Damit man nicht übersieht, wer eigentlich hinter dem Portal steht, gibt es noch eine Rubrik "offizielle Dokumente", die die staatlichen Richtlinien und Verordnungen für die Medien enthält. Hier zeichnet sich ein Hauptanliegen des Portals ab, das unter dem Punkt "Monitoring Kultury Retschi" deutlicher formuliert wird: die Beobachtung der Sprache in den Medien. Wie die Chefredakteurin Maria Bolschakowa in ihrer Einführung schreibt, ist das Ziel von "Russkij Jasyk" nichts Geringeres als die Wiedergeburt der Sprachkultur in Anbetracht der allgemein feststellbaren Vernachlässigung der Standardsprache. Ziel ist also eine gewisse Reinhaltung und Normierung der russischen Sprache, ein Thema, das aus Frankreich wohlbekannt ist, und das auch hierzulande immer wieder hochkocht. Trotzdem hat dieses Thema in Russland eine andere Tradition. Sie wird nicht, wie in Frankreich, vom ehrgeizigen Anspruch Weltsprache zu sein getragen oder vom Kampf gegen das "Denglisch", wie ihn der Verein deutscher Sprache e.V. so tapfer ausficht.

Die Russen lieben ihre Sprache, weil die russische Kultur auf dem geschriebenen Wort basiert und die Literatur das kulturelle Leben Russlands immer schon bestimmt hat. Die Russen sind stolz darauf, dass die Pflege ihrer Sprache maßgeblich von der Literatur ausging und nicht wie in den meisten anderen europäischen Ländern von der Kirche. Alexander Puschkin, der das moderne Russisch geformt hat, ist nach wie vor quer durch alle Schichten der bekannteste und beliebteste Dichter.

Das lustvolle Debattieren über die eigene Sprache hat in Russland eine lange Tradition. Zu Sowjetzeiten hatte jede Zeitung eine regelmäßige Rubrik zu diesem Thema, im Fernsehen war die Sendung "Liebhaber der russischen Sprache" ein Dauerbrenner. Dass das russische Medienministerium in diesen wirtschaftlich schlechten Zeiten die Mittel locker macht, dieses Thema auch im Internet zu präsentieren, hat seinen Grund aber sicher auch in der Aktualität, die das Thema seit der Perestrojka besitzt. Denn in der vergangenen Dekade hat sich, vor allem in den Medien, die russische Sprache mit ungeheurer Dynamik verändert.

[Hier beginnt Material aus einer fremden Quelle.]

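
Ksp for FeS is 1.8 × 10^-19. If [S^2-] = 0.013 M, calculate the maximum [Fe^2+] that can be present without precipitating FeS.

1.4 × 10^-17 M

FeS(s) <=> Fe^2+(aq) + S^2-(aq)
Ksp = [Fe^2+][S^2-]
Precipitation begins when Q = Ksp. With [S^2-] = 0.013 M:
1.8 × 10^-19 = (0.013) × [Fe^2+]
[Fe^2+] = (1.8 × 10^-19 / 1.3 × 10^-2) = 1.4 × 10^-17 M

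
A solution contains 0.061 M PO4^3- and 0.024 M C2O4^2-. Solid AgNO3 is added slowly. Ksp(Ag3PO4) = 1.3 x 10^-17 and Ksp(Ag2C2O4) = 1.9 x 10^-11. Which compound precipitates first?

Precipitation of each salt starts when its ion product equals its Ksp.
For Ag3PO4: 1.3 x 10^-17 = 0.061 × [Ag^+]^3  ⇒  [Ag^+] = 6.0 × 10^-6 M.
For Ag2C2O4: 1.9 x 10^-11 = 0.024 × [Ag^+]^2  ⇒  [Ag^+] = 2.8 x 10^-5 M.
The salt with the lower threshold [Ag^+] precipitates first: Ag3PO4.

Ag3PO4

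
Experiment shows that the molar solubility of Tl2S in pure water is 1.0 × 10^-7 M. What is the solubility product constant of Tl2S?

Tl2S(s) ⇌ 2 Tl^+(aq) + S^2-(aq)
If s mol/L of Tl2S dissolves, [Tl^+] = 2s and [S^2-] = s.
Ksp = [Tl^+]^2[S^2-]
Ksp = (2s)^2s = 4s^3
Ksp = 4 × (1.0 × 10^-7)^3 = 4.0 x 10^-21

Ksp ≈ 4.0e-21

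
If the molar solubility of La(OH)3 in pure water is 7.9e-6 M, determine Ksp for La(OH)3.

La(OH)3(s) ⇌ La^3+(aq) + 3 OH^-(aq)
Let s = molar solubility. Then [La^3+] = s and [OH^-] = 3s.
Ksp = [La^3+][OH^-]^3
So Ksp = s × (3s)^3 = 27s^4
Ksp = 27 × (7.9 × 10^-6)^4 = 1.1 × 10^-19

1.1 × 10^-19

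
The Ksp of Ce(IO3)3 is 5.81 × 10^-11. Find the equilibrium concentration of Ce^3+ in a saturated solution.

Ce(IO3)3(s) ⇌ Ce^3+(aq) + 3 IO3^-(aq)
Ksp = [Ce^3+][IO3^-]^3
With molar solubility s: [Ce^3+] = s, [IO3^-] = 3s.
Substituting: Ksp = s(3s)^3 = 27s^4
s = (5.81 × 10^-11 / 27)^(1/4) = 1.211 x 10^-3 M
[Ce^3+] = s = 1.21 x 10^-3 M

[Ce^3+] = 1.21e-3 M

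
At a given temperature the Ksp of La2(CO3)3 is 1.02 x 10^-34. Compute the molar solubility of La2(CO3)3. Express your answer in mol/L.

La2(CO3)3(s) ⇌ 2 La^3+(aq) + 3 CO3^2-(aq)
Ksp = [La^3+]^2[CO3^2-]^3
For each mole of La2(CO3)3 that dissolves: [La^3+] = 2s, [CO3^2-] = 3s.
Ksp = (2s)^2(3s)^3 = 108s^5
s = (1.02 x 10^-34 / 108)^(1/5) = 6.24 × 10^-8 M

s ≈ 6.24 × 10^-8 M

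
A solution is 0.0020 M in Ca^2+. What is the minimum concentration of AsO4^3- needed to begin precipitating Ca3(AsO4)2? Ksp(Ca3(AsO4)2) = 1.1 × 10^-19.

Ca3(AsO4)2(s) <=> 3 Ca^2+(aq) + 2 AsO4^3-(aq)
Ksp = [Ca^2+]^3[AsO4^3-]^2
Precipitation begins when Q = Ksp. With [Ca^2+] = 0.0020 M:
1.1 × 10^-19 = (0.0020)^3 × [AsO4^3-]^2
[AsO4^3-] = (1.1 × 10^-19 / 8.00 × 10^-9)^(1/2) = 3.7 × 10^-6 M

3.7 × 10^-6 M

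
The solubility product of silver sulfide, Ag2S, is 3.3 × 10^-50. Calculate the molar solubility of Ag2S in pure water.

s = 2.0e-17 M

Ag2S(s) <=> 2 Ag^+(aq) + S^2-(aq)
Ksp = [Ag^+]^2[S^2-]
Let s = molar solubility. Then [Ag^+] = 2s and [S^2-] = s.
So Ksp = (2s)^2 × s = 4s^3
s = (3.3 × 10^-50 / 4)^(1/3) = 2.0 × 10^-17 M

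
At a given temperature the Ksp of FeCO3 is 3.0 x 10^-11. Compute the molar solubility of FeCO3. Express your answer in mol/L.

s = 5.5 × 10^-6 M

FeCO3(s) ⇌ Fe^2+ + CO3^2-
Ksp = [Fe^2+][CO3^2-]
With molar solubility s: [Fe^2+] = s, [CO3^2-] = s.
Ksp = s^2
s = (3.0 x 10^-11)^(1/2) = 5.5 × 10^-6 M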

Im Gegensatz zum Deutschen kennt das Russische keine Dialekte. Es gibt regionale sprachliche Varianten, wie etwa Unterschiede in der Satzmelodie oder der Betonung. Das russische Sprachsystem ist vielmehr sozial differenziert. Besonders bekannt sind die Vulgärsprache "Mat" und "Blatnoj Jasyk", die Gefangenensprache. Zu Sowjetzeiten war die Sprache in und durch die Medien normiert ebenso wie die Inhalte. Das heißt die Sprecher in Radio und TV waren so geschult, dass regionale Varianten wegfielen, Umgangs- und Vulgärsprache kamen in den Medien schlicht nicht vor.

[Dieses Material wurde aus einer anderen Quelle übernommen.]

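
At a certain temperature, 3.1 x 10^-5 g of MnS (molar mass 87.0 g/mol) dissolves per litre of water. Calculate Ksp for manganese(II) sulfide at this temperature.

1.3e-13

Molar solubility s = (3.1 x 10^-5 g/L) / (87.0 g/mol) = 3.56 x 10^-7 M.
MnS(s) ⇌ Mn^2+(aq) + S^2-(aq)
If s mol/L of MnS dissolves, [Mn^2+] = s and [S^2-] = s.
Ksp = [Mn^2+][S^2-]
Ksp = (s)(s) = s^2
With s = 3.56 x 10^-7: Ksp = 1.3 × 10^-13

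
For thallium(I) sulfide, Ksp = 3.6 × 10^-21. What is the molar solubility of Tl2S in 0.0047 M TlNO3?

Tl2S(s) <=> 2 Tl^+(aq) + S^2-(aq)
Ksp = [Tl^+]^2[S^2-]
If s mol/L dissolves here, [Tl^+] = 0.0047 + 2s ≈ 0.0047, [S^2-] = s (common-ion effect: Tl^+ is already 0.0047 M).
Ksp ≈ (0.0047)^2 × s
s = 1.6 × 10^-16 M
Check: 2s = 3.3 × 10^-16 ≪ 0.0047, so the approximation is valid.

s ≈ 1.6e-16 M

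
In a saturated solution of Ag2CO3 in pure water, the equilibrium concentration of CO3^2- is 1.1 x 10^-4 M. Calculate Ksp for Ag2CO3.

Ag2CO3(s) ⇌ 2 Ag^+ + CO3^2-
Stoichiometry gives [Ag^+] = (2/1)[CO3^2-] = 2.20 × 10^-4 M.
Ksp = [Ag^+]^2[CO3^2-]
Ksp = (2.20 x 10^-4)^2 × 1.1 × 10^-4 = 5.3 x 10^-12

Ksp = 5.3 × 10^-12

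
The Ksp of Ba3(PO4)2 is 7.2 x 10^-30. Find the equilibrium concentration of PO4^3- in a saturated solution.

[PO4^3-] = 1.2 × 10^-6 M

Ba3(PO4)2(s) ⇌ 3 Ba^2+ + 2 PO4^3-
Ksp = [Ba^2+]^3[PO4^3-]^2
For each mole of Ba3(PO4)2 that dissolves: [Ba^2+] = 3s, [PO4^3-] = 2s.
So Ksp = (3s)^3 × (2s)^2 = 108s^5
Solving, s = (7.2 x 10^-30/108)^(1/5) = 5.82 x 10^-7 M
[PO4^3-] = 2s = 1.2 × 10^-6 M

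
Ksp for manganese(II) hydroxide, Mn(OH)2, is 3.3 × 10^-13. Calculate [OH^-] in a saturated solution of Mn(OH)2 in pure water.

8.7e-5 M

Mn(OH)2(s) ⇌ Mn^2+ + 2 OH^-
Ksp = [Mn^2+][OH^-]^2
If s mol/L of Mn(OH)2 dissolves, [Mn^2+] = s and [OH^-] = 2s.
Substituting: Ksp = s(2s)^2 = 4s^3
s = (3.3 × 10^-13 / 4)^(1/3) = 4.35 × 10^-5 M
[OH^-] = 2s = 8.7 × 10^-5 M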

Mit der Perestrojka, die bezeichnender Weise von einem Mann (Michail Gorbatschow) eingeleitet wurde, dem man seinen unfeinen südrussischen Akzent immer wieder vorhielt, änderte sich dies dann schlagartig. Der "Schargon" gelangte in die Mediensprache und wurde salonfähig. Parallel dazu kamen mit der Öffnung nach außen und den sich verändernden Lebensumständen viele Fremdwörter - allen voran die vielseits gefürchteten Anglizismen - ins Land. Die Standardsprache, dies beklagt auch Chefredakteurin Bolschakowa, wurde aufgeweicht.

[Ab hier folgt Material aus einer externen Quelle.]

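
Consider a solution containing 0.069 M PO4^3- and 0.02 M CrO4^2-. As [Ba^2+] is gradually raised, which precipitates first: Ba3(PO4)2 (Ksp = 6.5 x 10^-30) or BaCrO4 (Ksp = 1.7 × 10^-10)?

Ba3(PO4)2

Each salt begins to precipitate when Q = Ksp, i.e. when [Ba^2+] reaches its threshold.
For Ba3(PO4)2: 6.5 x 10^-30 = (0.069)^2 × [Ba^2+]^3  ⇒  [Ba^2+] = 1.1 × 10^-9 M.
For BaCrO4: 1.7 × 10^-10 = 0.02 × [Ba^2+]  ⇒  [Ba^2+] = 8.5 x 10^-9 M.
The salt with the lower threshold [Ba^2+] precipitates first: Ba3(PO4)2.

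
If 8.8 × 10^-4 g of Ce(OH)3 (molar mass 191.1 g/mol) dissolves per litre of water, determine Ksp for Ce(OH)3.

Ksp = 1.2 × 10^-20

Molar solubility s = (8.8 x 10^-4 g/L) / (191.1 g/mol) = 4.60 × 10^-6 M.
Ce(OH)3(s) <=> Ce^3+ + 3 OH^-
Let s = molar solubility. Then [Ce^3+] = s and [OH^-] = 3s.
Ksp = [Ce^3+][OH^-]^3
Ksp = s(3s)^3 = 27s^4
Ksp = 27 × (4.60 × 10^-6)^4 = 1.2 × 10^-20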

Doch der Versuch die russische Sprache über das Internet reinzuhalten und ihren alten oder auch neuen Normen zuzuführen, zeigt welchen Weg diese Diskussion zurückgelegt hat. Kontrolle mittels eines offenen Systems ausüben zu wollen, ist nicht nur unmöglich, es ist ein völlig absurdes Unterfangen. Auch wenn, wie die jüngsten Geschehnisse um den Moskauer Fernsehsender NTW oder die Durchsetzung eines Lizenzzwangs für Internet-Cafes gezeigt haben, immer noch ungeniert versucht wird, den Medien das Zaumzeug anzulegen, kann das mit der Sprache nicht gelingen. Die Liebhaber der russischen Sprache sollten sich also auf das Plaudern beschränken!

Ein besonderes Schmankerl von "Russkij Jasyk" sind übrigens die - in guter alter Sowjet-Tradition - regelmäßig veranstalteten Wettbewerbe. Wer hier drei Aufgaben präzise und richtig lösen kann, dem winkt ein Gewinn. Darunter Bücher mit viel versprechenden Titeln wie "2000 Jahre Buchstabe jo", natürlich mit persönlicher Widmung des Autors!